Cambridge scientists raise prospect of new generation of treatments after finding technique to limit development of biggest cause of dementia
Scientists have found a method which could potentially stop the growth of Alzheimer’s disease in its tracks, raising the prospect of a wave of new treatments for the condition.
A team at Cambridge University, working with partners in Sweden and Estonia, has identified a molecule which can block the progress of Alzheimer’s at a crucial stage in its development.

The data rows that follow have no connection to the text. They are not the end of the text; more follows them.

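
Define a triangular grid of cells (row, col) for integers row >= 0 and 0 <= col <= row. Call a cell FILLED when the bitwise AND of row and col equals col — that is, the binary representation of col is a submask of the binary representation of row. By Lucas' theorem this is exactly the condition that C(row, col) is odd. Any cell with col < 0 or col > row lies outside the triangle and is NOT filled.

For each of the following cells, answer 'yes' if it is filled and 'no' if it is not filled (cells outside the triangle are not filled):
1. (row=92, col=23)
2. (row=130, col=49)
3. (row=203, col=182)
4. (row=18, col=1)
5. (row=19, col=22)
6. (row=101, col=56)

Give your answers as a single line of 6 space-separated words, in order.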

Not only is it the first time that experts have identified a means of breaking the cycle leading to the development of Alzheimer’s but they believe the technique could be used to identify other molecules as future treatments to curb the growth of the condition.
Charities hailed it as an “exciting” discovery.
More than 520,000 people in the UK are estimated to be living with Alzheimer’s, by far the most common cause of dementia.
Dementia-related conditions are already the biggest cause of death among women in Britain and only narrowly outranked by heart disease and cancer for men.
Alzheimer’s develops when proteins in the brain malfunction and then stick together into fibres. They in turn eventually form clusters called oligomers which are toxic to nerve cells.
The second stage of that process is believed to set off a chain reaction which multiplies the number of clusters, hastening the development of the most devastating effects.
Experts at the Centre for Misfolding Diseases in Cambridge’s Chemistry Department have identified that natural proteins called Brichos, can stick to the fibres preventing them merging with others and forming the damaging clusters, therefore limiting the effects.
They believe the method used could help them identify other so-called “chaperone molecules” which could attach themselves in a similar way raising the prospect of a new generation of treatments.